I tend to wonder about my writing... why do I bother? I mean, what really is the point of writing?
The only theory I have is that, despite people not really liking it, I write as a response to everything that happens in my life. I have all these silly little poems on my Facebook page, because something in my life sparked the writing part of my brain. I write the little poems and the stories, sometimes, because it means I can say something without having to say it directly to people.
The more I think about it, the more sense that makes. The first book I ever wrote was when I was in third year; no real friends, no one to talk to. So I make a book with interesting people who were my age, have them go on a wild adventure chasing destiny and meaning and purpose, trying to fight off this grand evil that's pushed away the powers of good into nothingness.
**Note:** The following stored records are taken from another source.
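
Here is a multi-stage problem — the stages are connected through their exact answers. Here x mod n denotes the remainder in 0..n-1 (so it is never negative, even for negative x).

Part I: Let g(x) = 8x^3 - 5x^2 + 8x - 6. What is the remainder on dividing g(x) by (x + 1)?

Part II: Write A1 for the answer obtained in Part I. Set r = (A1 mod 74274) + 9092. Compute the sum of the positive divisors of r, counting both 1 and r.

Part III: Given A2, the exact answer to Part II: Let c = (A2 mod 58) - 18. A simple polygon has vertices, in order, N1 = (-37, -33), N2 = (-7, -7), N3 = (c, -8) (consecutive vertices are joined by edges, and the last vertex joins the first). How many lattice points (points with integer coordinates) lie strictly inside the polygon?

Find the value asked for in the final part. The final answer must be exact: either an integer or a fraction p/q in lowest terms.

Part I: remainder = value at the root: 8*(-1)^3 - 5*(-1)^2 + 8*(-1)^1 - 6 = (-8) + (-5) + (-8) + (-6) = -27; answer -27
Part II: A1 = -27; r = 83339; 83339 is prime, so its only divisors are 1 and 83339; sigma = 1 + 83339 = 83340; answer 83340
Part III: A2 = 83340; c = 34; cross terms: (-37*-7 - -7*-33)=28, (-7*-8 - 34*-7)=294, (34*-33 - -37*-8)=-1418; twice the area = |-1096| = 1096; area = 548; boundary points = 2 + 1 + 1 = 4; strictly interior points = area - boundary/2 + 1 = 547; answer 547

547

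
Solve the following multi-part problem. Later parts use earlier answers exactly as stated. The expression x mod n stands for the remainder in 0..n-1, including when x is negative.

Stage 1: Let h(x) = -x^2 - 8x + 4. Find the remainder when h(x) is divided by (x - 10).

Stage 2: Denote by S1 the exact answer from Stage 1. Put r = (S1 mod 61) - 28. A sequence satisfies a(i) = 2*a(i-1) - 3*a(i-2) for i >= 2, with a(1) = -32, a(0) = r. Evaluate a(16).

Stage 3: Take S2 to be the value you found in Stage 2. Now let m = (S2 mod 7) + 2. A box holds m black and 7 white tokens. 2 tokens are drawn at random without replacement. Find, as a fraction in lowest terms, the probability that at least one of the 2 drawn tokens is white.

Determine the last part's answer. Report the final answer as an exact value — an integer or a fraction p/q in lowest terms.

35/36

Stage 1: remainder = value at the root: -1*(10)^2 - 8*(10)^1 + 4 = (-100) + (-80) + (4) = -176; answer -176
Stage 2: S1 = -176; r = -21; a(2) = 2*(-32) - 3*(-21) = -1; iterating: a(2)=-1, a(3)=94, a(4)=191, a(5)=100, a(6)=-373, a(7)=-1046, a(8)=-973, a(9)=1192, a(10)=5303, a(11)=7030, a(12)=-1849, a(13)=-24788, a(14)=-44029, a(15)=-13694, a(16)=104699; answer 104699
Stage 3: S2 = 104699; m = 2; total draws C(9,2) = 36; complement C(2,2) = 1; favorable 36 - 1 = 35; P = 35/36; answer 35/36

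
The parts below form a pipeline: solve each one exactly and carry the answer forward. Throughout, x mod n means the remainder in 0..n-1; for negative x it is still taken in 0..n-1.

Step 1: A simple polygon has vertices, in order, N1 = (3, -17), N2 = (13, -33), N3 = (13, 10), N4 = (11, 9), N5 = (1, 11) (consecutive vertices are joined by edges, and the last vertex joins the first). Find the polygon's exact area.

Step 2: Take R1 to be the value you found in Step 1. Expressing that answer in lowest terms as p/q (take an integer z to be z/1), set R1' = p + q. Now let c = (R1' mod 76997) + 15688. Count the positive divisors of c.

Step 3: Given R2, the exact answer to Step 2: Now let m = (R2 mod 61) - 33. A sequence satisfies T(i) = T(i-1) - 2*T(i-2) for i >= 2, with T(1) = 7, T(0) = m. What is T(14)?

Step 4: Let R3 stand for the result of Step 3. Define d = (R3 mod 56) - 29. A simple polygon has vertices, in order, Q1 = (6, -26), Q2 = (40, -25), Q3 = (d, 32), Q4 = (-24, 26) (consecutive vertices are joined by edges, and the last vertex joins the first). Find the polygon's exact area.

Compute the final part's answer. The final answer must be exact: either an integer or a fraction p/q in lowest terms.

2315

Step 1: cross terms: (3*-33 - 13*-17)=122, (13*10 - 13*-33)=559, (13*9 - 11*10)=7, (11*11 - 1*9)=112, (1*-17 - 3*11)=-50; twice the area = |750| = 750; area = 375; answer 375
Step 2: R1 = 375; threaded value p + q = 376; c = 16064; 16064 = 2^6 * 251; number of divisors = (6+1) * (1+1) = 14; answer 14
Step 3: R2 = 14; m = -19; T(2) = 1*(7) - 2*(-19) = 45; iterating: T(2)=45, T(3)=31, T(4)=-59, T(5)=-121, T(6)=-3, T(7)=239, T(8)=245, T(9)=-233, T(10)=-723, T(11)=-257, T(12)=1189, T(13)=1703, T(14)=-675; answer -675
Step 4: R3 = -675; d = 24; cross terms: (6*-25 - 40*-26)=890, (40*32 - 24*-25)=1880, (24*26 - -24*32)=1392, (-24*-26 - 6*26)=468; twice the area = |4630| = 4630; area = 2315; answer 2315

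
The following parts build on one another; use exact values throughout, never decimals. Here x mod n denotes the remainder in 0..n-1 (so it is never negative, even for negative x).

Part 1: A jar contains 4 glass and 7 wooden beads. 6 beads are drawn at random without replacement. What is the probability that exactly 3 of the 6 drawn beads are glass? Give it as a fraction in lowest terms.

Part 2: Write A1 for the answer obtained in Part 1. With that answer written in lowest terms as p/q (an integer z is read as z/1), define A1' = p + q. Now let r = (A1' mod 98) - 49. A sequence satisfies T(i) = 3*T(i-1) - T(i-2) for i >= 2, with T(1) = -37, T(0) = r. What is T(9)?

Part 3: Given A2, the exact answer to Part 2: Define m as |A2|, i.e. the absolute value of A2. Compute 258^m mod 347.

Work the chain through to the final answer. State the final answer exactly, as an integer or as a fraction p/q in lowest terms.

56

Part 1: total draws C(11,6) = 462; favorable C(4,3)*C(7,3) = 140; P = 10/33; answer 10/33
Part 2: A1 = 10/33; threaded value p + q = 43; r = -6; T(2) = 3*(-37) - 1*(-6) = -105; iterating: T(2)=-105, T(3)=-278, T(4)=-729, T(5)=-1909, T(6)=-4998, T(7)=-13085, T(8)=-34257, T(9)=-89686; answer -89686
Part 3: A2 = -89686; m = 89686; squarings mod 347: 258^1=258, 258^2=287, 258^4=130, 258^8=244, 258^16=199, 258^32=43, 258^64=114, 258^128=157, 258^256=12, 258^512=144, 258^1024=263, 258^2048=116, 258^4096=270, 258^8192=30, 258^16384=206, 258^32768=102, 258^65536=341; 258^89686 = 258^2 * 258^4 * 258^16 * 258^64 * 258^512 * 258^1024 * 258^2048 * 258^4096 * 258^16384 * 258^65536 = 56 (mod 347); answer 56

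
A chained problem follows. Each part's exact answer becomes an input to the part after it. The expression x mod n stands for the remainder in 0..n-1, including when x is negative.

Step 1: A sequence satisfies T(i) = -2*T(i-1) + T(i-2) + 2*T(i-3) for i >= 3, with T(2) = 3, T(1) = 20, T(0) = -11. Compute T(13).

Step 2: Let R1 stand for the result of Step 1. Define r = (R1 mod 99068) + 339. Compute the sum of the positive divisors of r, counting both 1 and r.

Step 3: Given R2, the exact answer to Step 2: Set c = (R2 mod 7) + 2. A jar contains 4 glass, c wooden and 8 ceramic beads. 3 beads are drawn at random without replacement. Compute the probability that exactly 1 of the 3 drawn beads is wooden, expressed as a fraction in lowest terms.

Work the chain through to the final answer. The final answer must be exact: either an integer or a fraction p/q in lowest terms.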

The second book I wrote follows a writer who's not entirely there all the time. His head is fairly messed up; he has mental and emotional health problems, insecurities beyond measure... I was in sixth year, knowing what I wanted to do, but not sure how to get there, or if I'd like it so much when I got there.
The third book I wrote was Sci-Fi, filled with characters with super powers. Anyone see the point here? I was different. I was in fifth year when I started but I didn't finish it until after the second book. My characters were all aimed at one place. I think, and I'm really only theorising, they were like parts of me, all coming together when the book was finished. But that's not really what happened. I mean, the pieces all fall apart, anyway. The characters don't stay together. Really, if I wanted to keep all the bits of me together I wouldn't have finished the last couple of chapters.
This summer I wrote three novellas, and each one of them examined different parts of my life. They were rather less subtle than the other things I wrote, so I won't go into too much detail on them.
All the poems I write seem to be in response to an event, or maybe just a stray thought I have.
And that's kind of the point of me writing, isn't it? I mean, what other reason would I be writing for? I don't make money from my writing, I don't have a legion of fans waiting to see what story I'm going to tell them next. I don't have anything but the need to respond to life when it does something to make me write. Sometimes it makes me happy, sometimes it doesn't, but all the time I'm saying something I never could say in this globally experiences phenomenon known as "real life".
And maybe that's the problem. I don't keep my responses private, so yes: I respond quite verbally to the people who do things to get to me. I don't think I can ever stop that. I can't just quit writing, because I'd probably just go even crazier than I am, now. And I can't just quit people, because even the friends that drive me up the wall are too important to me to give up.
So I'm writing this as a response to that, to all the doubts they give me about everything in my life.
I have a purpose, even if you can't see it.